I have always been terribly fond of the image of a small urchin throwing a stone to knock the top-hat off the fat, pompous businessman. I’ve even run campaigns based around the concept in the past, where we’ve been working against an incumbent telco on behalf of the challenger. Taking the role of the urchin, the ‘sha2iy’, against the established player was a highly successful strategy – the incumbent is aways monopolistic, slow to react and entrenched in its ways. As the market entrant, you’re always faster, slicker and, if you’re witty about it, can actually lead the positioning game from an early stage.
The great thing about being an urchin is that people are generally sympathetic to you in your acts of defiance against pomp and arrogance. Few of us have a taste for big business when it’s a monopoly or when we’re its customers and it’s not listening to us. And that has never been so true as it is now, with the fast flows of information, particularly consumer opinion and comment, that the Internet and the many consumer generated media outlets that it has opened up.
Businesses that have in the past ignored consumer opinion can, of course, continue to do so – particularly if they’re monopolies. But being a monopoly and behaving like a monopoly aren’t the same thing – and changing an organisation’s interactions with its customers can either come now at the pace and convenience of the company’s choosing or later at the pace chosen by a competitor working with the support of consumers who are grateful for the change being offered.

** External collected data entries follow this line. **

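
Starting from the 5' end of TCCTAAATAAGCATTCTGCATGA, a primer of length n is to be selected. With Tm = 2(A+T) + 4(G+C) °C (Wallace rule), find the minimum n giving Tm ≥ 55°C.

First 20 bases: TCCTAAATAAGCATTCTGCA → Tm = 54°C (< 55°C)
First 21 bases: TCCTAAATAAGCATTCTGCAT → Tm = 56°C (≥ 55°C)
Each additional base adds 2°C (A/T) or 4°C (G/C), so Tm is non-decreasing in n; n = 21 is the first length to reach 55°C.

n = 21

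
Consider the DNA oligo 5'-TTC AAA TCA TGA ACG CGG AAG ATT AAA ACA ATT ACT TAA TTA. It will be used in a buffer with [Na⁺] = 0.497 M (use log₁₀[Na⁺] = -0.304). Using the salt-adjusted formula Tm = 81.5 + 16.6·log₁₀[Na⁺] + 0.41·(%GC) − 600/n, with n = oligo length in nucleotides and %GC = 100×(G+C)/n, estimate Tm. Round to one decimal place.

Length n = 42. Base counts: A=19, C=6, G=5, T=12
G+C = 11, so %GC = 11/42 × 100 = 26.19%
Salt term: 16.6 × (-0.304) = -5.046
GC term: 0.41 × 26.19 = 10.738; length term: −600/42 = −14.286
Tm = 81.5 + (-5.046) + 10.738 − 14.286 = 72.906 → 72.9°C

72.9°C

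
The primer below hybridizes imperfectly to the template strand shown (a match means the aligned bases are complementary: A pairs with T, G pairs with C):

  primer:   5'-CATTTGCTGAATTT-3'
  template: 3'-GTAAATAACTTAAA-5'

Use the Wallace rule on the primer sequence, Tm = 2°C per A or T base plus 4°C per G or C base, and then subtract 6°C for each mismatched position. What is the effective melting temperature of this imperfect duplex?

24°C

Primer base counts: A=3, T=7, G=2, C=2 → A+T=10, G+C=4
Perfect-match Tm = 2(10) + 4(4) = 20 + 16 = 36°C
Mismatches (positions where the bases are not complementary): 2 (at positions 6, 7)
Effective Tm = 36 − 2×6 = 36 − 12 = 24°C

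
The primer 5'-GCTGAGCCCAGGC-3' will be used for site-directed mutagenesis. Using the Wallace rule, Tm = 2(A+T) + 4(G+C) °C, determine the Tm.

46°C

Counting bases: T=1, A=2, C=5, G=5
A+T = 3, G+C = 10
Tm = 4·10 + 2·3 = 40 + 6 = 46°C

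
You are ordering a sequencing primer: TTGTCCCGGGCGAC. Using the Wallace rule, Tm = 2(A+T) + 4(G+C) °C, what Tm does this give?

48°C

T=3, C=5, A=1, G=5
So N_AT = 4 and N_GC = 10.
Tm = 2(4) + 4(10) = 8 + 40 = 48°C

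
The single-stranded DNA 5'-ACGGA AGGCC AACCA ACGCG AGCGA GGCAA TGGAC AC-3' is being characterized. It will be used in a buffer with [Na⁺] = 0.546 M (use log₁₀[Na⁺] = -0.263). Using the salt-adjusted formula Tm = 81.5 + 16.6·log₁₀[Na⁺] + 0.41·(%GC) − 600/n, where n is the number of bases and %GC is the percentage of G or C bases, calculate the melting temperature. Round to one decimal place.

Length n = 37. Counting bases: G=12, A=13, T=1, C=11
G+C = 23, so %GC = 23/37 × 100 = 62.162%
Salt term: 16.6 × (-0.263) = -4.366
GC term: 0.41 × 62.162 = 25.486; length term: −600/37 = −16.216
Tm = 81.5 + (-4.366) + 25.486 − 16.216 = 86.404 → 86.4°C

86.4°C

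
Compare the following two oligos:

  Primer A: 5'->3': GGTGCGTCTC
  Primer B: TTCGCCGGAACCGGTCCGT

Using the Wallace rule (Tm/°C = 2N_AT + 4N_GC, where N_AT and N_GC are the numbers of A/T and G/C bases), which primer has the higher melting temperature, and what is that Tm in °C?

Primer A: A+T=3, G+C=7 → Tm = 2(3)+4(7) = 34°C
Primer B: A+T=6, G+C=13 → Tm = 2(6)+4(13) = 64°C
34°C vs 64°C → primer B is higher.

Primer B, 64°C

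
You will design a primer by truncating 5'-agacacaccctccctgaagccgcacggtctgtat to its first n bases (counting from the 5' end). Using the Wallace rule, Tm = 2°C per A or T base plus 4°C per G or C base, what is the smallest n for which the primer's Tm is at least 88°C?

First 26 bases: AGACACACCCTCCCTGAAGCCGCACG → Tm = 86°C (< 88°C)
First 27 bases: AGACACACCCTCCCTGAAGCCGCACGG → Tm = 90°C (≥ 88°C)
Each additional base adds 2°C (A/T) or 4°C (G/C), so Tm is non-decreasing in n; n = 27 is the first length to reach 88°C.

n = 27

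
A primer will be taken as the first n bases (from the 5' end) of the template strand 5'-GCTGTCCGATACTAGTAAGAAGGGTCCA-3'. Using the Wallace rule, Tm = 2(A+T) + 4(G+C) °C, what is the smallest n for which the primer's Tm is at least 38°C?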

Of course, there are those that serve us badly and have no prospect of having to endure the rigours of competition. In an environment when today’s more empowered consumers are able to give voice, share information and opinion and reach out to each other, the pressure for change is suddenly a factor of significance. Although the monopoly itself may not change, the people within it that think that consumers are of no consequence may just find that competition doesn’t have to come from outside and that they are moved aside to make way from more urchin-friendly people.